Cluster manager comparison
Now I will compare the features of the cluster managers which I feel
are most relevant to build cluster setup:
- How easy is the setup and maintenance?
- How complicated is the HA setup?
- Can it be run across multiple datacenters, i.e. Federated?
- Community and Industry support?
Docker Swarm:
- Very easy setup
- Automatic cert creation and rotation
- transparent overlay network setup
- HA easy to setup
- no WAN support
- Docker Inc. is focused on Kubernetes and future of Swarm is uncertain
Nomad:
- Install is a simple binary
- integration with Consul for HA
- encrypted communications
- no network setup
- plugins for job executors including Docker
- WAN setup supported by Consul
- Support for Service, Batch and System jobs
- Runs at large scale
- Well supported by Hashicorp and community
- job configuration in json or hcl
Mesos + Marathon:
- Support for Docker and custom containerizer
- No network setup by default
- Runs at large scale at Twitter
- Commercial support available
- Complicated installation and setup
- HA requires zookeeper setup
- no federation or WAN support
- Small community
Kubernetes:
- Very popular with lots of managed options
- Runs at large scale at many companies
- Supports build extensions like Tekton and Argo
- Federation support
- Lots of support options and great community
- Complicated setup and configuration
- Requires setup and management of etcd
- Requires setup and rotation of certs
- Requires network overlay setup using one of 10+ network plugins like Flannel
In my experience with Wrigel, Docker Swarm has worked well. It is only
its uncertain future that has encouraged me to look at Nomad.

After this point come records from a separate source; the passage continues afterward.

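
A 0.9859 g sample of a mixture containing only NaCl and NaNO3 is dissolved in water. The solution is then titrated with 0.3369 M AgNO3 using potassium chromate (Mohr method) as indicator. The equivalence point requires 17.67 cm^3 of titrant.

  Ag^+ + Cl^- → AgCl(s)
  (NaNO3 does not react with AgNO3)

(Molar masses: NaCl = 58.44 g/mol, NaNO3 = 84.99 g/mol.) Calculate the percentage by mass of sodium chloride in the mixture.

35.29 %

n(AgNO3) = 0.01767 × 0.3369 = 5.953 × 10^-3 mol
Let x = n(NaCl), y = n(NaNO3).
Titrant: 1x = 5.953 × 10^-3;  mass: 58.44x + 84.99y = 0.9859
Solving, x = 5.953 × 10^-3 mol, y = 7.507 × 10^-3 mol
mass of NaCl = 5.953 × 10^-3 × 58.44 = 0.3479 g
% NaCl = 0.3479 / 0.9859 × 100 = 35.29 %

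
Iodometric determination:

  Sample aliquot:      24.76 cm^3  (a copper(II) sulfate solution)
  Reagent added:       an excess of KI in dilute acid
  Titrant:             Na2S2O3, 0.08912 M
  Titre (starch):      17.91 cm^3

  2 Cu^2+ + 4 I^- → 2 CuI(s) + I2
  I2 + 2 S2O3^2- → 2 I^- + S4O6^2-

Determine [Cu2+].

0.06446 M

n(S2O3^2-) = 0.01791 × 0.08912 = 1.596 × 10^-3 mol
n(I2) = n(S2O3^2-)/2 = 7.981 × 10^-4 mol
From the 2:1 ratio, n(Cu2+) in the aliquot = 2/1 × 7.981 × 10^-4 = 1.596 × 10^-3 mol
[Cu2+] = 1.596 × 10^-3 / 0.02476 = 0.06446 mol/L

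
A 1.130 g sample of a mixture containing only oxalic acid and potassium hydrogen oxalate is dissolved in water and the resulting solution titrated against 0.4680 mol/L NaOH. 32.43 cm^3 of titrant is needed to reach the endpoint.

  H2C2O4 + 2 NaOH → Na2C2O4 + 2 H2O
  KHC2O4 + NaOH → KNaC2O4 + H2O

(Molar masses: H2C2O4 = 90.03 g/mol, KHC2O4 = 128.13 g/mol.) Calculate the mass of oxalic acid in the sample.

n(NaOH) = 0.03243 × 0.4680 = 0.01518 mol
Let x = n(H2C2O4), y = n(KHC2O4).
Titrant: 2x + 1y = 0.01518;  mass: 90.03x + 128.13y = 1.130
Solving, x = 4.901 × 10^-3 mol, y = 5.376 × 10^-3 mol
mass of H2C2O4 = 4.901 × 10^-3 × 90.03 = 0.4412 g

0.4412 g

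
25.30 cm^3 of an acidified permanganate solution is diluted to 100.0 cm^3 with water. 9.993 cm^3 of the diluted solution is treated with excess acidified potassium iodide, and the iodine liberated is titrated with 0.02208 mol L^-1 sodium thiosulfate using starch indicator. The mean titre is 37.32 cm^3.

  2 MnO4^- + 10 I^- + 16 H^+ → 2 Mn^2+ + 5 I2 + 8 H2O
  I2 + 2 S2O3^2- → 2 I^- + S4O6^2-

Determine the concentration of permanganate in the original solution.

0.06519 mol/L

n(S2O3^2-) = 0.03732 × 0.02208 = 8.240 × 10^-4 mol
n(I2) = n(S2O3^2-)/2 = 4.120 × 10^-4 mol
From the 2:5 ratio, n(MnO4^-) in the aliquot = 2/5 × 4.120 × 10^-4 = 1.648 × 10^-4 mol
[MnO4^-]_dilute = 1.648 × 10^-4 / 0.009993 = 0.01649 mol/L
[MnO4^-]_original = 0.01649 × 100.0/25.30 = 0.06519 mol/L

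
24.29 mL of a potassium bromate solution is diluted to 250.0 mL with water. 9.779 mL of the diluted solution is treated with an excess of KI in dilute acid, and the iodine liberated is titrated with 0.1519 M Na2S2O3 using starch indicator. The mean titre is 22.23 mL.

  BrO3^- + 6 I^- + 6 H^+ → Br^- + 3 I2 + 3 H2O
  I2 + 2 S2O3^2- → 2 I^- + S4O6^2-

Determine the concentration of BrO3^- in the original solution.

n(S2O3^2-) = 0.02223 × 0.1519 = 3.377 × 10^-3 mol
n(I2) = n(S2O3^2-)/2 = 1.688 × 10^-3 mol
From the 1:3 ratio, n(BrO3^-) in the aliquot = 1/3 × 1.688 × 10^-3 = 5.628 × 10^-4 mol
[BrO3^-]_dilute = 5.628 × 10^-4 / 0.009779 = 0.05755 mol/L
[BrO3^-]_original = 0.05755 × 250.0/24.29 = 0.5923 mol/L

0.5923 M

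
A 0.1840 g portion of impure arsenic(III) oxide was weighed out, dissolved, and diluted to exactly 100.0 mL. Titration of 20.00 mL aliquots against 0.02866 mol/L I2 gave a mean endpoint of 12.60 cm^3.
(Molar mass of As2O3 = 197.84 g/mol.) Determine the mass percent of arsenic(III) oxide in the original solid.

97.07 %

As2O3 + 2 I2 + 2 H2O → As2O5 + 4 HI
n(I2) per titration = 0.01260 × 0.02866 = 3.611 × 10^-4 mol
From the 1:2 ratio, n(As2O3) in each aliquot = 1/2 × 3.611 × 10^-4 = 1.806 × 10^-4 mol
n(As2O3) in the whole flask = 1.806 × 10^-4 × 100.0/20.00 = 9.028 × 10^-4 mol
mass of As2O3 = 9.028 × 10^-4 × 197.84 = 0.1786 g
% As2O3 = 0.1786 / 0.1840 × 100 = 97.07 %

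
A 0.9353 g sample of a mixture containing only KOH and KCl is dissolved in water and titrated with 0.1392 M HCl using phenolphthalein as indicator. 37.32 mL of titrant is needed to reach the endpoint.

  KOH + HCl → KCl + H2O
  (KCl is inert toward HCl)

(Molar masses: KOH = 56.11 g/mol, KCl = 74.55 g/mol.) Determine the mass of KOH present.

n(HCl) = 0.03732 × 0.1392 = 5.195 × 10^-3 mol
Let x = n(KOH), y = n(KCl).
Titrant: 1x = 5.195 × 10^-3;  mass: 56.11x + 74.55y = 0.9353
Solving, x = 5.195 × 10^-3 mol, y = 8.636 × 10^-3 mol
mass of KOH = 5.195 × 10^-3 × 56.11 = 0.2915 g

0.2915 g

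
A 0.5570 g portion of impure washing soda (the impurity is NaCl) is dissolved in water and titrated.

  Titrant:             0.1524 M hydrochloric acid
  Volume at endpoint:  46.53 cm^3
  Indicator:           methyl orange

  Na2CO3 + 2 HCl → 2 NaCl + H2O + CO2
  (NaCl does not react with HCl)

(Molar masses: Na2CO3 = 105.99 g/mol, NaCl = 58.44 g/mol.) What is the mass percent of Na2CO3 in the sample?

67.47 %

n(HCl) = 0.04653 × 0.1524 = 7.091 × 10^-3 mol
Let x = n(Na2CO3), y = n(NaCl).
Titrant: 2x = 7.091 × 10^-3;  mass: 105.99x + 58.44y = 0.5570
Solving, x = 3.546 × 10^-3 mol, y = 3.101 × 10^-3 mol
mass of Na2CO3 = 3.546 × 10^-3 × 105.99 = 0.3758 g
% Na2CO3 = 0.3758 / 0.5570 × 100 = 67.47 %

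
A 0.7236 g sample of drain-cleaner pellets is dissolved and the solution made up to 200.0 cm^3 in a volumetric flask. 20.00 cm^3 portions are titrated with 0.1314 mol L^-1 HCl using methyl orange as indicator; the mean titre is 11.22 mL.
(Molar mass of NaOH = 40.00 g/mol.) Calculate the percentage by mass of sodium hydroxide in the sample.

81.50 %

NaOH + HCl → NaCl + H2O
n(HCl) per titration = 0.01122 × 0.1314 = 1.474 × 10^-3 mol
n(NaOH) in each aliquot = 1.474 × 10^-3 mol (1:1 ratio)
n(NaOH) in the whole flask = 1.474 × 10^-3 × 200.0/20.00 = 0.01474 mol
mass of NaOH = 0.01474 × 40.00 = 0.5897 g
% NaOH = 0.5897 / 0.7236 × 100 = 81.50 %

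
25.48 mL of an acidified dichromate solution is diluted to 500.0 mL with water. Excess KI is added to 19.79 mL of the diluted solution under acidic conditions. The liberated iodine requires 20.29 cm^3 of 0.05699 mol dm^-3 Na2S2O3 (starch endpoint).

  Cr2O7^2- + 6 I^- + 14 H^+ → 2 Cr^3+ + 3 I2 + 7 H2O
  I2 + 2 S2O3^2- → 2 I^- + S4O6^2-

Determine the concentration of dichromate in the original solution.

n(S2O3^2-) = 0.02029 × 0.05699 = 1.156 × 10^-3 mol
n(I2) = n(S2O3^2-)/2 = 5.782 × 10^-4 mol
From the 1:3 ratio, n(Cr2O7^2-) in the aliquot = 1/3 × 5.782 × 10^-4 = 1.927 × 10^-4 mol
[Cr2O7^2-]_dilute = 1.927 × 10^-4 / 0.01979 = 0.009738 mol/L
[Cr2O7^2-]_original = 0.009738 × 500.0/25.48 = 0.1911 mol/L

0.1911 mol/L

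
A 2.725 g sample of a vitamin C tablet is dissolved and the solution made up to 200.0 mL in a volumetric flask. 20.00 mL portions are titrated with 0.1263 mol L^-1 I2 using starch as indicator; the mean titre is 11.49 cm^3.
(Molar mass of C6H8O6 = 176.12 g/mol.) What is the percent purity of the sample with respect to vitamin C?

C6H8O6 + I2 → C6H6O6 + 2 HI
n(I2) per titration = 0.01149 × 0.1263 = 1.451 × 10^-3 mol
n(C6H8O6) in each aliquot = 1.451 × 10^-3 mol (1:1 ratio)
n(C6H8O6) in the whole flask = 1.451 × 10^-3 × 200.0/20.00 = 0.01451 mol
mass of C6H8O6 = 0.01451 × 176.12 = 2.556 g
% C6H8O6 = 2.556 / 2.725 × 100 = 93.79 %

93.79 %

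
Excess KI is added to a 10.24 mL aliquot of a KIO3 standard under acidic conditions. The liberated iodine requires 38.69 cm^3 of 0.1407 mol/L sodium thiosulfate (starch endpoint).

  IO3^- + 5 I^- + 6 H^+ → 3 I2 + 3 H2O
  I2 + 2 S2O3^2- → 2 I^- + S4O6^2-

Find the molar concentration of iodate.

0.08860 mol/L

n(S2O3^2-) = 0.03869 × 0.1407 = 5.444 × 10^-3 mol
n(I2) = n(S2O3^2-)/2 = 2.722 × 10^-3 mol
From the 1:3 ratio, n(IO3^-) in the aliquot = 1/3 × 2.722 × 10^-3 = 9.073 × 10^-4 mol
[IO3^-] = 9.073 × 10^-4 / 0.01024 = 0.08860 mol/L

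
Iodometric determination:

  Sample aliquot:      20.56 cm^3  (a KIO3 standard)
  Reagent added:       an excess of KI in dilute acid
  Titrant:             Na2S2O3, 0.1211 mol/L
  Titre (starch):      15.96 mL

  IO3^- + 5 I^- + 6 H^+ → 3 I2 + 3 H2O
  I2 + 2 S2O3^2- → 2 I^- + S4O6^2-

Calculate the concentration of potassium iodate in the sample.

n(S2O3^2-) = 0.01596 × 0.1211 = 1.933 × 10^-3 mol
n(I2) = n(S2O3^2-)/2 = 9.664 × 10^-4 mol
From the 1:3 ratio, n(IO3^-) in the aliquot = 1/3 × 9.664 × 10^-4 = 3.221 × 10^-4 mol
[IO3^-] = 3.221 × 10^-4 / 0.02056 = 0.01567 mol/L

0.01567 mol/L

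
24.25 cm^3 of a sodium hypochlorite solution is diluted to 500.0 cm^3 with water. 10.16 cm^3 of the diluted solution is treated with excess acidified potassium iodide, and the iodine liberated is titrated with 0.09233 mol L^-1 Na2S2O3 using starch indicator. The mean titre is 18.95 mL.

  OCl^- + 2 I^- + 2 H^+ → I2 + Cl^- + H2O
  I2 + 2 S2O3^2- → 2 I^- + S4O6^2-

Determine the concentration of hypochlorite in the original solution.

1.775 mol/L

n(S2O3^2-) = 0.01895 × 0.09233 = 1.750 × 10^-3 mol
n(I2) = n(S2O3^2-)/2 = 8.748 × 10^-4 mol
n(OCl^-) in the aliquot = 8.748 × 10^-4 mol (1:1 ratio)
[OCl^-]_dilute = 8.748 × 10^-4 / 0.01016 = 0.08610 mol/L
[OCl^-]_original = 0.08610 × 500.0/24.25 = 1.775 mol/L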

Running Pipelines outside Jenkins
Many years ago I saw a reference to a small tool on Github called
Walter. The idea is have a small go tool that can execute a
sequence of tasks as specified in a yaml file. It can execute steps
serially or in parallel. Each stage can have an unlimited number of
tasks and some cleanup tasks. Initially it supported only two stages
so I modified it to support unlimited stages. This tool can only
handle a single node pipeline, but that covers a lot of use cases. Now
the logic for building the pipeline is in the code that generates the
yaml file and not inside a Jenkinsfile. Ideally a developer could
download the yaml file and the walter binary and recreate the entire
build sequence on a local development machine. The temptation is to
have the yaml file call shell scripts, but by placing the full
commands in the yaml file with proper escaping each command could be
cut and pasted out of the yaml and run on a terminal.
Workflow Support
It turns out that Jenkins Pipelines are an implementation of a much
larger concept called Workflow. Scientific computing has been building
multi-node cluster workflow engines for a long time. There is a list
of awesome workflow engines on Github. I find the concept of
directed acyclic graphs of workflow steps as mentioned by Apache
Airflow very interesting because it matches my mental model of
some of our larger build jobs.
With a package like Luigi, the workflow can be encoded as a graph
of tasks and executed on a scheduler using “contribs”, which are
interfaces to services outside of Luigi. There are contribs for
Kubernetes, AWS, ElasticSearch and more.
Conclusion
With a single node pipeline written in yaml and executed by walter and
a multi node workflow built in Luigi, the build logic would be
independent of the cluster manager and scheduler. A developer could
run the workflows on a machine not managed by a cluster manager. The
build steps could be fairly easily executed on a cluster managed by
Jenkins, Nomad or Kubernetes. Combined with rootless containers the
final solution would be much more secure than current solutions.